The first one is Cortex-M7.
2 days ago I posted a question https://community.arm.com/processors/f/discussions/8952/where-to-find-the-execution-cycles-of-cortex-m7-instruction in order to get the execute time of Cortex-M7 instruction. The answer is, because of the dual-issue in this core, it is useless to get how many clock cycle the instruction takes.
I measured some instructions like ADD, CMP, VLDR, STR, SMUL, MOV in keil-MDK, using STM32F746NG. And finally I got the exact value. They are all takes 12 clock cycle. That makes me confused.
According to this post, https://community.arm.com/processors/f/discussions/5219/how-long-are-the-cortex-m7-pipeline-stages/26926#26926, the pipline stage in M7 is looks like this:
As an example, ADD r1, r2. The progress it needed is:
1. Fetch ( instruction ),
2. Decode (1st dec),
3. issue(2nd dec, in fact there is no the other Instruction which can be dual-issued with the ADD, but I don't know the principle and how the core works, so I let it takes 1 clock cycle)

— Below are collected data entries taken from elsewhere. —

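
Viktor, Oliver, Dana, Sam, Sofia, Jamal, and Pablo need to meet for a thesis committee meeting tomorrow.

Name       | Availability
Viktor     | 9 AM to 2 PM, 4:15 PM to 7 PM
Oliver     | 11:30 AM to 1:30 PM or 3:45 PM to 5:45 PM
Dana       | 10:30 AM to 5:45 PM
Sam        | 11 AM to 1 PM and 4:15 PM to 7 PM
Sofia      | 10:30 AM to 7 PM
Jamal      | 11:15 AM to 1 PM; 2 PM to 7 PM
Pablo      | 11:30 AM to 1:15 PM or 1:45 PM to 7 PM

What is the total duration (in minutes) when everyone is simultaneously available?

180

Viktor ∩ Oliver: 11:30-13:30, 16:15-17:45.
Viktor ∩ Oliver ∩ Dana: 11:30-13:30, 16:15-17:45.
Viktor ∩ Oliver ∩ Dana ∩ Sam: 11:30-13:00, 16:15-17:45.
Viktor ∩ Oliver ∩ Dana ∩ Sam ∩ Sofia: 11:30-13:00, 16:15-17:45.
Viktor ∩ Oliver ∩ Dana ∩ Sam ∩ Sofia ∩ Jamal: 11:30-13:00, 16:15-17:45.
Viktor ∩ Oliver ∩ Dana ∩ Sam ∩ Sofia ∩ Jamal ∩ Pablo: 11:30-13:00, 16:15-17:45.
Those are the intersection windows.
Summing the common windows: 90 + 90 = 180 minutes.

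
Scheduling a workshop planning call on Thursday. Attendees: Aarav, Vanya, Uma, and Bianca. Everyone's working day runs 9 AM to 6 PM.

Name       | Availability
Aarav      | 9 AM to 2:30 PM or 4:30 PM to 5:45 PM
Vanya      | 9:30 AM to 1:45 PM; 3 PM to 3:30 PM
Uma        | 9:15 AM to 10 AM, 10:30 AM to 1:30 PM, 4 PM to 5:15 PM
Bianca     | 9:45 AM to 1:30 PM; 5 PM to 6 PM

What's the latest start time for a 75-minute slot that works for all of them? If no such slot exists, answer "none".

12:15

Aarav ∩ Vanya: 09:30-13:45.
Aarav ∩ Vanya ∩ Uma: 09:30-10:00, 10:30-13:30.
Aarav ∩ Vanya ∩ Uma ∩ Bianca: 09:45-10:00, 10:30-13:30.
So the common availability across everyone is 09:45-10:00, 10:30-13:30.
The last common window of at least 75 minutes is 10:30-13:30; a 75-minute meeting can start as late as 12:15 and still end by 13:30.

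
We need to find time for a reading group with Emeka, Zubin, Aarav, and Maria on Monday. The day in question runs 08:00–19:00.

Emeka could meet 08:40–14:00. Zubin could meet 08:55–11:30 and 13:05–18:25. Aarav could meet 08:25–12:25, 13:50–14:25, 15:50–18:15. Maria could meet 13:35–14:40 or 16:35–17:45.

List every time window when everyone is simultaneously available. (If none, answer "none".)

13:50-14:00

Emeka ∩ Zubin: 08:55-11:30, 13:05-14:00.
Emeka ∩ Zubin ∩ Aarav: 08:55-11:30, 13:50-14:00.
Emeka ∩ Zubin ∩ Aarav ∩ Maria: 13:50-14:00.
Those are the intersection windows.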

4. Execute #1 ( I don't know what's happened and what's the difference with the execute #2)
5. Execute #2
6. Write/Store
The whole progress is 6 stage, if every stage takes 1 clock cycle, it's just 6 clock cycle rather than 12 clock cycle measured by me.
So my questions are:
1. Why the 6 stages instruction(ADD) takes 12 clock cycles, does every pipeline stage cost 2 clock cycle in Cortex M7?
2. Will the issue stage be ignored if there is no dual-issuable Instruction following?
For Cortex M4 and M3, which are both 3 stage pipeline core
http://www.anandtech.com/show/8400/arms-cortex-m-even-smaller-and-lower-power-cpu-cores
According to Document DAI0321A:
If we ignore the exception, branch etc...., It will takes only 1 clock cycle in Cortex M0,3,4, Is that right?
Above all, the third question is:
3. How's the pipeline organized in Cortex-M7? If it can't be shown because of the dual-issue issue, just according to my measurement (12 clock cycle for each instruction) could I say the cortex M7 is less efficient than M4,3,0,0+ when dealing this kind of code?
Read about SysTick system timer, try to use it in your measurements. Connect processor clock to the SysTick timer and load some value which will be decremented each processor's clock cycle. Halt the processor and sample value of SysTick current value register.
Thank you very much. I got it.